February 22, 2013 - Los Angeles Times
Having business owners involved in negotiations might also help quiet some of the opposition that contributed to the derailment of immigration reform in 2007, when anti-immigration callers overwhelmed and shut down the Senate switchboard. "In order to get the votes we need, we have to think about who can move House Republicans — and business is a big part of that," said Ali Noorani, executive director of the National Immigration Forum, which brings together different factions on immigration, including business and labor.
February 21, 2013 - The Hill
More than half of Congress has turned over since the last time the House and Senate tried to move legislation to overhaul the nation's immigration laws. The high turnover rate bolsters the argument of Republican leaders, who say Congress must move methodically on immigration. President Obama, meanwhile, has pushed for swift passage of a bill, saying lawmakers have long debated the issue.
February 21, 2013 - Christian Science Monitor
A compromise agreement announced Thursday between the nation’s largest labor union and the top advocate for American business underscores the enormous momentum now behind immigration reform. The agreement touches on what was seen to be potentially one of the biggest stumbling blocks in the immigration reform debate – namely, how the country should handle the flow of low-skilled, temporary foreign workers.

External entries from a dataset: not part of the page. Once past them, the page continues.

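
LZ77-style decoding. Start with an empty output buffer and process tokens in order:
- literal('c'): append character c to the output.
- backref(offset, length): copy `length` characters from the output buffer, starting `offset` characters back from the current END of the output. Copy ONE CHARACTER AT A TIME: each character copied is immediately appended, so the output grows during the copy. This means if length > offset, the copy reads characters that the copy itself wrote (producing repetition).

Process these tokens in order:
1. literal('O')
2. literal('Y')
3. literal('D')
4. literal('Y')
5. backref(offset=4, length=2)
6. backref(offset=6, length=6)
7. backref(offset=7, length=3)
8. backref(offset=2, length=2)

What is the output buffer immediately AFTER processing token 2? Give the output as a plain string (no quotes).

Token 1: literal('O'). Output: "O"
Token 2: literal('Y'). Output: "OY"

Answer: OY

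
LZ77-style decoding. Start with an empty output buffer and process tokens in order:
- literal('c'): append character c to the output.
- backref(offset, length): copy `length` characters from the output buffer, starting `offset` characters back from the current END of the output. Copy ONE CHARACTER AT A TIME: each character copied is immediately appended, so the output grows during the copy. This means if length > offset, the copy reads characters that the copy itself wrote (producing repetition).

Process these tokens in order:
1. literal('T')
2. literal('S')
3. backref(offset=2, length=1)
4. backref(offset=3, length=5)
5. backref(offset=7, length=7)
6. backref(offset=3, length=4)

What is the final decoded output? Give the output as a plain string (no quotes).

Answer: TSTTSTTSSTTSTTSTTST

Derivation:
Token 1: literal('T'). Output: "T"
Token 2: literal('S'). Output: "TS"
Token 3: backref(off=2, len=1). Copied 'T' from pos 0. Output: "TST"
Token 4: backref(off=3, len=5) (overlapping!). Copied 'TSTTS' from pos 0. Output: "TSTTSTTS"
Token 5: backref(off=7, len=7). Copied 'STTSTTS' from pos 1. Output: "TSTTSTTSSTTSTTS"
Token 6: backref(off=3, len=4) (overlapping!). Copied 'TTST' from pos 12. Output: "TSTTSTTSSTTSTTSTTST"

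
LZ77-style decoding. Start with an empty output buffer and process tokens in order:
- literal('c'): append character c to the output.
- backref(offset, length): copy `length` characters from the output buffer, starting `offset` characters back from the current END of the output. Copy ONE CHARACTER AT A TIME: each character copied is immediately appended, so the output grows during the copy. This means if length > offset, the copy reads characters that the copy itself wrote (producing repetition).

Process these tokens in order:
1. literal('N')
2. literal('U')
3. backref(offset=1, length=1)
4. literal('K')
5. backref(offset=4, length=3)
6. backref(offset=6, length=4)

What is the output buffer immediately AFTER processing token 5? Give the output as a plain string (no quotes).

Token 1: literal('N'). Output: "N"
Token 2: literal('U'). Output: "NU"
Token 3: backref(off=1, len=1). Copied 'U' from pos 1. Output: "NUU"
Token 4: literal('K'). Output: "NUUK"
Token 5: backref(off=4, len=3). Copied 'NUU' from pos 0. Output: "NUUKNUU"

Answer: NUUKNUU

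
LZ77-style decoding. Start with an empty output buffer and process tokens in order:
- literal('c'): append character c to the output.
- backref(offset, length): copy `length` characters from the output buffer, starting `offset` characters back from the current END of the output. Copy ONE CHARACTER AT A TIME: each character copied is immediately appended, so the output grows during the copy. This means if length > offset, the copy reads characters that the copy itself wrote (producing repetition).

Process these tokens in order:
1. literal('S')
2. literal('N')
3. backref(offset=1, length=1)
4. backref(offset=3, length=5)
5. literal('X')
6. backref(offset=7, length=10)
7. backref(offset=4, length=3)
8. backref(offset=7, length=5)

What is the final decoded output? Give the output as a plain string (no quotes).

Token 1: literal('S'). Output: "S"
Token 2: literal('N'). Output: "SN"
Token 3: backref(off=1, len=1). Copied 'N' from pos 1. Output: "SNN"
Token 4: backref(off=3, len=5) (overlapping!). Copied 'SNNSN' from pos 0. Output: "SNNSNNSN"
Token 5: literal('X'). Output: "SNNSNNSNX"
Token 6: backref(off=7, len=10) (overlapping!). Copied 'NSNNSNXNSN' from pos 2. Output: "SNNSNNSNXNSNNSNXNSN"
Token 7: backref(off=4, len=3). Copied 'XNS' from pos 15. Output: "SNNSNNSNXNSNNSNXNSNXNS"
Token 8: backref(off=7, len=5). Copied 'XNSNX' from pos 15. Output: "SNNSNNSNXNSNNSNXNSNXNSXNSNX"

Answer: SNNSNNSNXNSNNSNXNSNXNSXNSNX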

February 20, 2013 - Dallas Morning News
After years of silence and even hostility to modifying immigration laws, conservative evangelical Christians have become unlikely allies in pressing for a path to citizenship for those here illegally because, they say, the Bible told them so. A coalition of religious leaders in Texas and elsewhere, many with strong credentials as social conservatives, is engaging congregations in a coordinated call for Congress and the White House to deal with 11 million illegal immigrants.